Cook is clearly attuned to this mantra, preferring to manage the experts rather than instruct them, but all employees must buy into the organisational culture of the company. Secrecy is one such characteristic, with the company seeking to maintain its competitive edge by protecting its intellectual properties.
Ultimately, Apple's growth and success are attributable to two things: vision and branding. From the Apple II computer in the 1970s to the iPod and the iPhone in the early 2000s, the company has been able to identify where the next significant technological shift is going to occur - and then capitalise on it. In Apple's case, this can be credited to the company's leadership – particularly under Steve Jobs and Steve Wozniak.

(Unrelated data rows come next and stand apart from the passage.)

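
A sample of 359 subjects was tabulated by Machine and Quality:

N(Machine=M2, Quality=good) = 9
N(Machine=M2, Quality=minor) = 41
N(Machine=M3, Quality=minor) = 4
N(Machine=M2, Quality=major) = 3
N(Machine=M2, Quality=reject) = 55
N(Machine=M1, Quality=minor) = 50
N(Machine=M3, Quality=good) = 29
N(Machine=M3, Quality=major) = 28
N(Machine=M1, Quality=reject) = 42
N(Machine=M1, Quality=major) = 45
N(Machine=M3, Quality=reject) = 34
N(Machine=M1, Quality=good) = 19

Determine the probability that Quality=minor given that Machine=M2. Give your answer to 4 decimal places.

0.3796

Total with Machine=M2: 9 + 41 + 3 + 55 = 108.
P(Quality=minor | Machine=M2) = 41/108 = 0.3796.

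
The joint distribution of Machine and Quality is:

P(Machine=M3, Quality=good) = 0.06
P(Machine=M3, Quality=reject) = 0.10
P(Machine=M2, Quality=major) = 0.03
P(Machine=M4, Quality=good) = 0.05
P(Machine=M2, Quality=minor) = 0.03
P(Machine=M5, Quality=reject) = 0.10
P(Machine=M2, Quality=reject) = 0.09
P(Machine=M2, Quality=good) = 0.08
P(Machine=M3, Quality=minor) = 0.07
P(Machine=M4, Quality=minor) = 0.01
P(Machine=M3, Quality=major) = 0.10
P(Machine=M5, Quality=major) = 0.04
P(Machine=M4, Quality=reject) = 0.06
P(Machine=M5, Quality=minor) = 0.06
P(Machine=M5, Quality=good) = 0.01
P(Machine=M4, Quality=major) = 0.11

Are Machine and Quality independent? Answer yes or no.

P(Machine=M4) = 0.23 and P(Quality=major) = 0.28, so their product is 0.0644, but P(Machine=M4, Quality=major) = 0.11. Since these differ, Machine and Quality are not independent.

no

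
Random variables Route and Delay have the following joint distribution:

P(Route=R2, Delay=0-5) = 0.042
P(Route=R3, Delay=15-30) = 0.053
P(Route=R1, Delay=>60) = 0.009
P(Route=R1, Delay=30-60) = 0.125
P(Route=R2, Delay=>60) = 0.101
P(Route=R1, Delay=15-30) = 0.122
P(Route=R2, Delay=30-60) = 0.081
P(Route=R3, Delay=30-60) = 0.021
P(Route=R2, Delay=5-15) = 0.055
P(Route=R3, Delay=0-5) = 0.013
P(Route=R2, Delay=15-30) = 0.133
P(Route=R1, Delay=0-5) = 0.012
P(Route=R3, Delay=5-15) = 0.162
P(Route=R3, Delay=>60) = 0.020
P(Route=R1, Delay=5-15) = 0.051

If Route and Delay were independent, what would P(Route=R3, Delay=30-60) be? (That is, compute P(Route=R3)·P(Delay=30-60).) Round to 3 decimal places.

P(Route=R3) = 0.013 + 0.162 + 0.053 + 0.021 + 0.020 = 0.269.
P(Delay=30-60) = 0.125 + 0.081 + 0.021 = 0.227.
Product: 0.269 × 0.227 = 0.061.

0.061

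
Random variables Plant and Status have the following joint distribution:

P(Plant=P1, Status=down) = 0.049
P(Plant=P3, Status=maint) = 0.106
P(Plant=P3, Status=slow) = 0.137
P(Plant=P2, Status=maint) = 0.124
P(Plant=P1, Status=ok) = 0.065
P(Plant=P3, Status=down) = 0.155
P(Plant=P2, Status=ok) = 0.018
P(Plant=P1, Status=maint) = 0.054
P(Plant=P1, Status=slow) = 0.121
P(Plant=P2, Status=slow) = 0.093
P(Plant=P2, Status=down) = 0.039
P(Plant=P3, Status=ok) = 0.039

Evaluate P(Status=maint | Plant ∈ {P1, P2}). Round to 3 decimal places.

P(Plant=P1) = 0.065 + 0.121 + 0.049 + 0.054 = 0.289.
P(Plant=P2) = 0.018 + 0.093 + 0.039 + 0.124 = 0.274.
P(Plant ∈ {P1, P2}) = 0.289 + 0.274 = 0.563; P(Status=maint, Plant ∈ {P1, P2}) = 0.054 + 0.124 = 0.178.
P(Status=maint | Plant ∈ {P1, P2}) = 0.178/0.563 = 0.316.

0.316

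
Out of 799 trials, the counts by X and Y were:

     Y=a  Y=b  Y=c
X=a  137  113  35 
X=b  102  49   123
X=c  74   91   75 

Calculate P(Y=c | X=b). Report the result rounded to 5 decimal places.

Total with X=b: 102 + 49 + 123 = 274.
P(Y=c | X=b) = 123/274 = 0.44891.

0.44891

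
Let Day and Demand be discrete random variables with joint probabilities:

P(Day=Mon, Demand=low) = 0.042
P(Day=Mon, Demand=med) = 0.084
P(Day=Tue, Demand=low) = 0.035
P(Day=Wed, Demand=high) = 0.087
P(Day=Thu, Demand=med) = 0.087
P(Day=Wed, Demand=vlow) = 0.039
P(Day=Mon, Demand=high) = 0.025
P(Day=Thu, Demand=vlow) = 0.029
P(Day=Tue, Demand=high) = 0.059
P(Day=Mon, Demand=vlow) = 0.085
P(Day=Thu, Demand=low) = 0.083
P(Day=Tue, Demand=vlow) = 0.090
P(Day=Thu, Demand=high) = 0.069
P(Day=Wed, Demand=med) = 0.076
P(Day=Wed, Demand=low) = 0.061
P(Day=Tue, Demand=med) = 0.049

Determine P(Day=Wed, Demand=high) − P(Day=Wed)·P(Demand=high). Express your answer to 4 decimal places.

0.0239

P(Day=Wed) = 0.039 + 0.061 + 0.076 + 0.087 = 0.263.
P(Demand=high) = 0.025 + 0.059 + 0.087 + 0.069 = 0.240.
P(Day=Wed, Demand=high) − P(Day=Wed)P(Demand=high) = 0.087 − 0.263×0.240 = 0.0239.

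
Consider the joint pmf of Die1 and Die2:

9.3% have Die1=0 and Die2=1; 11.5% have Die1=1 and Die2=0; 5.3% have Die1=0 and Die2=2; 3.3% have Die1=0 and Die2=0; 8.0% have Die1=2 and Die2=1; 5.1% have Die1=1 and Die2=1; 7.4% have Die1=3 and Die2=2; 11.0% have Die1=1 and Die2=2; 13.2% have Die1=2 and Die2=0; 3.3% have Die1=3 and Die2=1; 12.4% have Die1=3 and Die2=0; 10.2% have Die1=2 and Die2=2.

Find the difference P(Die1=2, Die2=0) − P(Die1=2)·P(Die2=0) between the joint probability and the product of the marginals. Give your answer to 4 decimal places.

P(Die1=2) = 0.132 + 0.080 + 0.102 = 0.314.
P(Die2=0) = 0.033 + 0.115 + 0.132 + 0.124 = 0.404.
P(Die1=2, Die2=0) − P(Die1=2)P(Die2=0) = 0.132 − 0.314×0.404 = 0.0051.

0.0051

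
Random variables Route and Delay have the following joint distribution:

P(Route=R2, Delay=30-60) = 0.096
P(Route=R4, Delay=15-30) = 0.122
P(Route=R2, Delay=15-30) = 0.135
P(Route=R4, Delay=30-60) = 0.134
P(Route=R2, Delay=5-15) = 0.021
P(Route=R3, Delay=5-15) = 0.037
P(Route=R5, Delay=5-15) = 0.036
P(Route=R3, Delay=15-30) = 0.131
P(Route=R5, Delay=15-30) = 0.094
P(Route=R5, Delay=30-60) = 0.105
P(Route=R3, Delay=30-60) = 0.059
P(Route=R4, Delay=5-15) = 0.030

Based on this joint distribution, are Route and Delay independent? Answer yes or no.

no

P(Route=R3) = 0.227 and P(Delay=30-60) = 0.394, so their product is 0.08944, but P(Route=R3, Delay=30-60) = 0.059. Since these differ, Route and Delay are not independent.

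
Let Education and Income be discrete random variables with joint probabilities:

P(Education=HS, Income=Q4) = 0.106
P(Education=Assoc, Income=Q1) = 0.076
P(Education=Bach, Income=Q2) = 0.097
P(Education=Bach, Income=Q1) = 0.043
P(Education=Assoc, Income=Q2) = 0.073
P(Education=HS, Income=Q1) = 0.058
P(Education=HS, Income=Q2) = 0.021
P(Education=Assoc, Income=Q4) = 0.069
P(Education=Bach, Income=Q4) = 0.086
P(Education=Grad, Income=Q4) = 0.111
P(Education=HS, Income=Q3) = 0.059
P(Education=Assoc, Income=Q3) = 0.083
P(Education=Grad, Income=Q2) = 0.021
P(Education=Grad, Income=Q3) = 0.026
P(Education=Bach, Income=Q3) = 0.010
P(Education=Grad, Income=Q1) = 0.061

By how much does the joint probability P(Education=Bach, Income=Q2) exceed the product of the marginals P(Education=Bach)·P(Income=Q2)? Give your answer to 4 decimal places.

P(Education=Bach) = 0.043 + 0.097 + 0.010 + 0.086 = 0.236.
P(Income=Q2) = 0.021 + 0.073 + 0.097 + 0.021 = 0.212.
P(Education=Bach, Income=Q2) − P(Education=Bach)P(Income=Q2) = 0.097 − 0.236×0.212 = 0.0470.

0.0470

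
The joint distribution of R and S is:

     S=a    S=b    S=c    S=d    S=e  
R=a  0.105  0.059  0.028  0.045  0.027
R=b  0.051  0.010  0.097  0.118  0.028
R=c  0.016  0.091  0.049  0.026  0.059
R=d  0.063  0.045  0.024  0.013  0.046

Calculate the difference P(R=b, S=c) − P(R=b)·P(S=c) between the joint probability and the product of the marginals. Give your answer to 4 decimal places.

P(R=b) = 0.051 + 0.010 + 0.097 + 0.118 + 0.028 = 0.304.
P(S=c) = 0.028 + 0.097 + 0.049 + 0.024 = 0.198.
P(R=b, S=c) − P(R=b)P(S=c) = 0.097 − 0.304×0.198 = 0.0368.

0.0368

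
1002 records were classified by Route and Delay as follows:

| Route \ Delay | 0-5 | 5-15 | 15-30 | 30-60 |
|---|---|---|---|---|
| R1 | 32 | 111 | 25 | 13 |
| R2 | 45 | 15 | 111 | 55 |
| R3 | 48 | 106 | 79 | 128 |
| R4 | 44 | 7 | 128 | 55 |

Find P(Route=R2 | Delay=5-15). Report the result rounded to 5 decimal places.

Total with Delay=5-15: 111 + 15 + 106 + 7 = 239.
P(Route=R2 | Delay=5-15) = 15/239 = 0.06276.

0.06276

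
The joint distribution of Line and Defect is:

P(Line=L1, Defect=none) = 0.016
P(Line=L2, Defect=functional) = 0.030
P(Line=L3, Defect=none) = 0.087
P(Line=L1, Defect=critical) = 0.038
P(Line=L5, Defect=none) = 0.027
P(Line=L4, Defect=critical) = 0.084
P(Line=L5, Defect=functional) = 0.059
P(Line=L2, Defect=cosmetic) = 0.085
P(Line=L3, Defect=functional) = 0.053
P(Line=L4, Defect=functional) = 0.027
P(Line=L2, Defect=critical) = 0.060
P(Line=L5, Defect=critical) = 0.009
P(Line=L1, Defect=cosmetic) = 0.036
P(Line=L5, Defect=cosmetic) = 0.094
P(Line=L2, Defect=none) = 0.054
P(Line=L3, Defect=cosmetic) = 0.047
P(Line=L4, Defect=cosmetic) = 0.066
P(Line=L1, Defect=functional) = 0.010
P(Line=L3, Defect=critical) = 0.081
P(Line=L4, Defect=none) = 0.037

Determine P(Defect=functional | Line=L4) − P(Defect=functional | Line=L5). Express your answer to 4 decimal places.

P(Line=L4) = 0.037 + 0.066 + 0.027 + 0.084 = 0.214; P(Defect=functional | Line=L4) = 0.027/0.214 = 0.12617.
P(Line=L5) = 0.027 + 0.094 + 0.059 + 0.009 = 0.189; P(Defect=functional | Line=L5) = 0.059/0.189 = 0.31217.
Difference = -0.1860.

-0.1860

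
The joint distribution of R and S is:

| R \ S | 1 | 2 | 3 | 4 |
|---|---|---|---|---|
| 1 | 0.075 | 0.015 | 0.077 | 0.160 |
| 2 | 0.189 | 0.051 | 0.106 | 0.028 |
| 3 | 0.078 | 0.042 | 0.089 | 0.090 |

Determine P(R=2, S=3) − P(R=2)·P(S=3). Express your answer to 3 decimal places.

P(R=2) = 0.189 + 0.051 + 0.106 + 0.028 = 0.374.
P(S=3) = 0.077 + 0.106 + 0.089 = 0.272.
P(R=2, S=3) − P(R=2)P(S=3) = 0.106 − 0.374×0.272 = 0.004.

0.004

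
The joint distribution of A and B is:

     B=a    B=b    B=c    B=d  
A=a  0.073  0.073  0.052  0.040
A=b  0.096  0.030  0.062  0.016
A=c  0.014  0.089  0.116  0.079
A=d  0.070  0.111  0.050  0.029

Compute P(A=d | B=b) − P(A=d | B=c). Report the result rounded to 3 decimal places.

0.188

P(B=b) = 0.073 + 0.030 + 0.089 + 0.111 = 0.303; P(A=d | B=b) = 0.111/0.303 = 0.3663.
P(B=c) = 0.052 + 0.062 + 0.116 + 0.050 = 0.280; P(A=d | B=c) = 0.050/0.280 = 0.1786.
Difference = 0.188.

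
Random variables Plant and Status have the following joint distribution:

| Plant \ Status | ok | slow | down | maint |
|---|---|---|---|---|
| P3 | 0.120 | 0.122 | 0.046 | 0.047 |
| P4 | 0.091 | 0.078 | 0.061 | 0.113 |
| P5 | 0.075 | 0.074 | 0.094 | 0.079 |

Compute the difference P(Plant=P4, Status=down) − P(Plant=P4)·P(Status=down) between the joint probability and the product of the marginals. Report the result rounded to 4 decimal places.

-0.0079

P(Plant=P4) = 0.091 + 0.078 + 0.061 + 0.113 = 0.343.
P(Status=down) = 0.046 + 0.061 + 0.094 = 0.201.
P(Plant=P4, Status=down) − P(Plant=P4)P(Status=down) = 0.061 − 0.343×0.201 = -0.0079.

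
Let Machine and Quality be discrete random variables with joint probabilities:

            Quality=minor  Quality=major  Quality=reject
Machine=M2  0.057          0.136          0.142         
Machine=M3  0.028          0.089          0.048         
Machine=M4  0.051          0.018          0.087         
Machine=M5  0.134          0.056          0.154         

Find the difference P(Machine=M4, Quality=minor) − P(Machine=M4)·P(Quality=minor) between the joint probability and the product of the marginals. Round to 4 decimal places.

0.0089

P(Machine=M4) = 0.051 + 0.018 + 0.087 = 0.156.
P(Quality=minor) = 0.057 + 0.028 + 0.051 + 0.134 = 0.270.
P(Machine=M4, Quality=minor) − P(Machine=M4)P(Quality=minor) = 0.051 − 0.156×0.270 = 0.0089.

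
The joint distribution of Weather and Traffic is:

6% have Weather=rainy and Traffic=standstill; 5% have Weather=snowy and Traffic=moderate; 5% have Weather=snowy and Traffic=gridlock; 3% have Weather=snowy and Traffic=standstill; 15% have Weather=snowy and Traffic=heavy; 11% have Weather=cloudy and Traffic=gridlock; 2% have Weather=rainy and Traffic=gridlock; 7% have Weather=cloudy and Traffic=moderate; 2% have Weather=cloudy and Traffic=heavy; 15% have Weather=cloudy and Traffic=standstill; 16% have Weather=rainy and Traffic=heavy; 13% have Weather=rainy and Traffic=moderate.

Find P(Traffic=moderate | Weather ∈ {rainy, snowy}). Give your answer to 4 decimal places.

0.2769

P(Weather=rainy) = 0.13 + 0.16 + 0.02 + 0.06 = 0.37.
P(Weather=snowy) = 0.05 + 0.15 + 0.05 + 0.03 = 0.28.
P(Weather ∈ {rainy, snowy}) = 0.37 + 0.28 = 0.65; P(Traffic=moderate, Weather ∈ {rainy, snowy}) = 0.13 + 0.05 = 0.18.
P(Traffic=moderate | Weather ∈ {rainy, snowy}) = 0.18/0.65 = 0.2769.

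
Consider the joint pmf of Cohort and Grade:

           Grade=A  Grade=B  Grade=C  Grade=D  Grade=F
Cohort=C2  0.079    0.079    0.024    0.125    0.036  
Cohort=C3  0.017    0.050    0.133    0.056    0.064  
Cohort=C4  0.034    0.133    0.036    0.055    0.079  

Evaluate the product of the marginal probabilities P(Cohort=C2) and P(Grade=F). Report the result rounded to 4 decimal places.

0.0614

P(Cohort=C2) = 0.079 + 0.079 + 0.024 + 0.125 + 0.036 = 0.343.
P(Grade=F) = 0.036 + 0.064 + 0.079 = 0.179.
Product: 0.343 × 0.179 = 0.0614.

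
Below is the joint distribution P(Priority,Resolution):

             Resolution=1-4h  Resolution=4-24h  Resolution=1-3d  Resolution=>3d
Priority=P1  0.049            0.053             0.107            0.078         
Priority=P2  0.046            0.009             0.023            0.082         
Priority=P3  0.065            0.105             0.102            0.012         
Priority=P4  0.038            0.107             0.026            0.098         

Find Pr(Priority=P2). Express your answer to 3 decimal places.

0.160

P(Priority=P2) = 0.046 + 0.009 + 0.023 + 0.082 = 0.160.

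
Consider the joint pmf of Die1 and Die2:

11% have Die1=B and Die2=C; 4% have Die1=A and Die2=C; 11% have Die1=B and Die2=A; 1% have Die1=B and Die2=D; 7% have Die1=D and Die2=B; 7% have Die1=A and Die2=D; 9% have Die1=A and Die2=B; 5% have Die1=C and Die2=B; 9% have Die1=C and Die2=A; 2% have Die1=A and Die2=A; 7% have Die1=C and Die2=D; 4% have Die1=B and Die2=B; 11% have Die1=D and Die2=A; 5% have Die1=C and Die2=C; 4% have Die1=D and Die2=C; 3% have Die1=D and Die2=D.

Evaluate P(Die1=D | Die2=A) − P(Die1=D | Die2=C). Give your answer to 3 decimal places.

P(Die2=A) = 0.02 + 0.11 + 0.09 + 0.11 = 0.33; P(Die1=D | Die2=A) = 0.11/0.33 = 0.3333.
P(Die2=C) = 0.04 + 0.11 + 0.05 + 0.04 = 0.24; P(Die1=D | Die2=C) = 0.04/0.24 = 0.1667.
Difference = 0.167.

0.167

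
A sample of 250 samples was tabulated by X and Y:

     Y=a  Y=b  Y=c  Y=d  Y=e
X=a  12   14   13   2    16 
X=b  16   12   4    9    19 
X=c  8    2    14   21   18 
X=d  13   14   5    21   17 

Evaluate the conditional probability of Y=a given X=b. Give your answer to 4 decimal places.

Total with X=b: 16 + 12 + 4 + 9 + 19 = 60.
P(Y=a | X=b) = 16/60 = 0.2667.

0.2667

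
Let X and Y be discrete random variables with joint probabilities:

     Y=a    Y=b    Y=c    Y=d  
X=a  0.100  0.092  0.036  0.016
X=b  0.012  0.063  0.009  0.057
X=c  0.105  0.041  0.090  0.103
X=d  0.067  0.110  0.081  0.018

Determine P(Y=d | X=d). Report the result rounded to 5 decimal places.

0.06522

P(X=d) = 0.067 + 0.110 + 0.081 + 0.018 = 0.276.
P(Y=d | X=d) = 0.018/0.276 = 0.06522.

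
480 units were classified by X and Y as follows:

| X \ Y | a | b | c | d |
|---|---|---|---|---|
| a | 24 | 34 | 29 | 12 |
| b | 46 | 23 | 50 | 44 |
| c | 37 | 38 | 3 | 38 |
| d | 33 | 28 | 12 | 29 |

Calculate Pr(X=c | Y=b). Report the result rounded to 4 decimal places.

0.3089

Total with Y=b: 34 + 23 + 38 + 28 = 123.
P(X=c | Y=b) = 38/123 = 0.3089.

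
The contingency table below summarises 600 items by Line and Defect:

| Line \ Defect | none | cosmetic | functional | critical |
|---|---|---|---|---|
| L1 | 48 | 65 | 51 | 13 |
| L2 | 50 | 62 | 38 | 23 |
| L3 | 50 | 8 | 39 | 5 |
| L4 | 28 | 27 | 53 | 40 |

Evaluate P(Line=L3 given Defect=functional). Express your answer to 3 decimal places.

Total with Defect=functional: 51 + 38 + 39 + 53 = 181.
P(Line=L3 | Defect=functional) = 39/181 = 0.215.

0.215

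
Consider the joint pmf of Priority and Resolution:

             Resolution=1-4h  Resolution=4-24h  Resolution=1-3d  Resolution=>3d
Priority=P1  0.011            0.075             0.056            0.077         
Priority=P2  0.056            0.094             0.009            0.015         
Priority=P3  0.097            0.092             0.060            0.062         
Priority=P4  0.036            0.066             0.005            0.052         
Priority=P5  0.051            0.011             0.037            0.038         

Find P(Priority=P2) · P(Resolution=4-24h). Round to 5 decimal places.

0.05881

P(Priority=P2) = 0.056 + 0.094 + 0.009 + 0.015 = 0.174.
P(Resolution=4-24h) = 0.075 + 0.094 + 0.092 + 0.066 + 0.011 = 0.338.
Product: 0.174 × 0.338 = 0.05881.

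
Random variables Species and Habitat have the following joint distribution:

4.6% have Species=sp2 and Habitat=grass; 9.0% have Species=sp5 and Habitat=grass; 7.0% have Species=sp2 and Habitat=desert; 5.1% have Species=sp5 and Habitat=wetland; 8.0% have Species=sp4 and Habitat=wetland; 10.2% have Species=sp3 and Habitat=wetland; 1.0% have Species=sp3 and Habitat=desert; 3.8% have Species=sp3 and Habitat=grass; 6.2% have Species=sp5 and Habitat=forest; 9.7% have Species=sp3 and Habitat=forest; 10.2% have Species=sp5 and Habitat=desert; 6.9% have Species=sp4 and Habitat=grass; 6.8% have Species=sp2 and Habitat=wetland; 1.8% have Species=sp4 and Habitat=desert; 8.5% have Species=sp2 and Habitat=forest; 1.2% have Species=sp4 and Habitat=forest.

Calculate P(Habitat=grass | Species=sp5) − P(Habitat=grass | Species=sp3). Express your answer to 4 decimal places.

P(Species=sp5) = 0.062 + 0.090 + 0.051 + 0.102 = 0.305; P(Habitat=grass | Species=sp5) = 0.090/0.305 = 0.29508.
P(Species=sp3) = 0.097 + 0.038 + 0.102 + 0.010 = 0.247; P(Habitat=grass | Species=sp3) = 0.038/0.247 = 0.15385.
Difference = 0.1412.

0.1412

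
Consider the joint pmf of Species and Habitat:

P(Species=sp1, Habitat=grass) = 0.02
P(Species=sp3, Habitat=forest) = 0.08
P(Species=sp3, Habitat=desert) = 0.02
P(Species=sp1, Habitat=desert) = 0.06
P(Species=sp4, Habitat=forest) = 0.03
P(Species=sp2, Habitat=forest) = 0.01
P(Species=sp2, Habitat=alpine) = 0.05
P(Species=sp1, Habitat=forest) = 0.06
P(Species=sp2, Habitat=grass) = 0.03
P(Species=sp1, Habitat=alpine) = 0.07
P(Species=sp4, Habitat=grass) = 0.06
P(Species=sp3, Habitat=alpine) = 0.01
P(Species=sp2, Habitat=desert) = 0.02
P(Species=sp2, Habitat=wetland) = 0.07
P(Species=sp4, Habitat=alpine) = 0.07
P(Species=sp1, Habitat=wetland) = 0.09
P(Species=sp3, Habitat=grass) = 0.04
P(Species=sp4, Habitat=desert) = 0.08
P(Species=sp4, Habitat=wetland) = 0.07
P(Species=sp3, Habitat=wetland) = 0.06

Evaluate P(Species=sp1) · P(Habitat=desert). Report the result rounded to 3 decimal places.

P(Species=sp1) = 0.06 + 0.02 + 0.09 + 0.06 + 0.07 = 0.30.
P(Habitat=desert) = 0.06 + 0.02 + 0.02 + 0.08 = 0.18.
Product: 0.30 × 0.18 = 0.054.

0.054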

Apple also represents a masterclass in branding. It can be (and regularly is) argued whether or not the iPhone is the best in class from a functional and technological perspective, but the bottom line is that it doesn't matter: Apple has cultivated an almost fanatically loyal consumer base through the power of its brand, which is a lesson in itself for entrepreneurs who doubt the importance of a brand strategy.
- Find the Right Investor – Not only did Mike Markkula have the funding, but he had a technical background, enabling trust and understanding between himself, Wozniak and Jobs. Find a funding source that aligns with your goals in the long term.
- "Own" the Consumer – Don't just sell a product; sell around it, too, whether it's accessories, subscriptions or software.
- Create a Brand Strategy – Good branding and a loyal customer base are invaluable assets.
- Build Strong Relationships – If your product requires B2B interactions, ensure that you are building strong and robust relationships with your partners.
- Understand Your Business – Whether you are driving its vision or enabling others with the requisite abilities to do so, know what is best for the business – not for you.